Updated: Jul 10, 2020
By the fall of 2018, we had competed in the science fair for six years and were eagerly anticipating the upcoming season. But before one can compete in the science fair, one needs to have a project.
But, the most daunting and challenging task is to find an idea that is innovative, impactful, and possible to accomplish in a few months. After a month or so of research, we stumbled across something that piqued our interest. The topic we were studying was the effects of a plant hormone, jasmonic acid, on plant growth and regulation of abiotic stresses. We won’t go into too much detail about our research here, but in short, it involved 60 days measuring 100 plants for three hours per day at our home laboratory.
It’s a terrible feeling to be unconfident in the work you have put so much time and effort into. Although we were proud of what we had done in our project, we couldn’t help but compare ourselves to the projects we had seen in previous years at the state fair. Our project was no Crispr-Cas 9 gene therapy. It was no new developmental computer program created to solve world hunger. But it was a project that we were passionate about, and one we believed could make a true impact.
Still, we craved to take our project to the next level.

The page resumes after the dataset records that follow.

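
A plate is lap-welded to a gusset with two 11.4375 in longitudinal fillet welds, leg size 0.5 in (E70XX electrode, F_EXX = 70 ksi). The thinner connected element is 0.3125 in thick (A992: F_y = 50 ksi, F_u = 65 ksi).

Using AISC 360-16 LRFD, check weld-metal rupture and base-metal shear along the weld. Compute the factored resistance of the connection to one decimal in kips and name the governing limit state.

Weld metal: throat = 0.707×0.5 = 0.3535 in, L = 2×11.4375 = 22.875 in. φR_n = 0.75 × 0.6 × 70 × 0.3535 × 22.875 = 254.7 kips.
Base metal shear (0.3125 in plate): yield φR_n = 1.0×0.6×50×0.3125×22.875 = 214.5 kips; rupture φR_n = 0.75×0.6×65×0.3125×22.875 = 209.1 kips; take 209.1 kips (rupture).
Governing: min(254.7, 209.1) = 209.1 kips → base-metal shear.

209.1 kips (base-metal shear governs)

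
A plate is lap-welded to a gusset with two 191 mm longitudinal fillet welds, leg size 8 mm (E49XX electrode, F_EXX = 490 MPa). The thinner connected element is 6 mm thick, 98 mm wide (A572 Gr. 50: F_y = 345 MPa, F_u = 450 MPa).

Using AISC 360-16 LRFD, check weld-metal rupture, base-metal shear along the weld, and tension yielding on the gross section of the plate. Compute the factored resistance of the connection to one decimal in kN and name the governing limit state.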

At our level of competition, almost all of our competitors worked in university laboratories with esteemed professors.
We were merely growing and observing plants in a makeshift lab in Audrey’s living room. So we reached out to Murrieta Genomics, a new genomic sequencing company, to analyze our plant samples in-depth, and to determine how jasmonic acid affects the plants at the genomic level through sequencing. (Wynn met one of their co-owners before at an Inland Empire Health Coalition meeting that students may attend). Because of this newly-made connection, and our persistence, we were able to travel to their lab and work alongside Brandon Young of Murrieta Genomics to learn how to successfully use our plants’ DNA to better analyze the effects of jasmonic acid. It was such a rewarding experience as we had never had hands-on experience with research equipment and learned more about molecular biology.

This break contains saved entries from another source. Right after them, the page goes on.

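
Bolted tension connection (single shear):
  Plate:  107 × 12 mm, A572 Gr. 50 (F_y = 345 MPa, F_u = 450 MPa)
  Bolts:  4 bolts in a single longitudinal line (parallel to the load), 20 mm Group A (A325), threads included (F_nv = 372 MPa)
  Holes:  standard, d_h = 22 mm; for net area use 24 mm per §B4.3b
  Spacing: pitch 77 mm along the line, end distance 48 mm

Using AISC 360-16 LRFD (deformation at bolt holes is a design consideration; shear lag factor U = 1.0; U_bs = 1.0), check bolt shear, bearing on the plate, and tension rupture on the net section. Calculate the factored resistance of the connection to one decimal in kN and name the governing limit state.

336.2 kN (net-section rupture governs)

Bolt shear: A_b = π(20)²/4 = 314.16 mm². φR_n = 0.75 × 372 × 314.16 × 4 × 1 = 350.6 kN.
Bearing (12 mm plate, F_u = 450 MPa): end bolts L_c = 48 − 22/2 = 37, R_n = min(1.2×37×12×450, 2.4×20×12×450) = 239.76 kN/bolt; interior L_c = 77 − 22 = 55, R_n = 259.2 kN/bolt. φR_n = 0.75 × (1×239.76 + 3×259.2) = 763.0 kN.
Tension rupture (net): A_n = (107 − 1×24)×12 = 996 mm² (U = 1.0, A_e = A_n). φR_n = 0.75 × 450 × 996 = 336.2 kN.
Governing: min(350.6, 763.0, 336.2) = 336.2 kN → net-section rupture.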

So what should you do if you want to gain real-world opportunities? Our advice? Don’t be afraid to reach out and continue striving for more. We always wanted to work at a university, so in October of 2019, during our junior year, we took our interests to Lacroix Lab at Western University. We acquired this opportunity by simply sending Dr. Lacroix an email, and amazingly received an offer to volunteer there shortly after. We are truly fortunate to be working with them today, and so far, it has been an utterly fantastic and enriching experience. For example, we are able to partake in experiments for Western University and even contributed to a study on the mechanosensitive ion channel GPR68. (Our science fair project on related mechanosensitive proteins did quite well this year too). But if you asked us what mechanosensitive ion channels were months ago, we would likely not be able to muster an answer – or a correct one at that. Since taking this leap in October, we can confidently say that our knowledge and work experience has grown exponentially.
Opportunities are hidden in every corner. It truly is up to you to take them. You CAN take them. And if it means anything, we believe in you.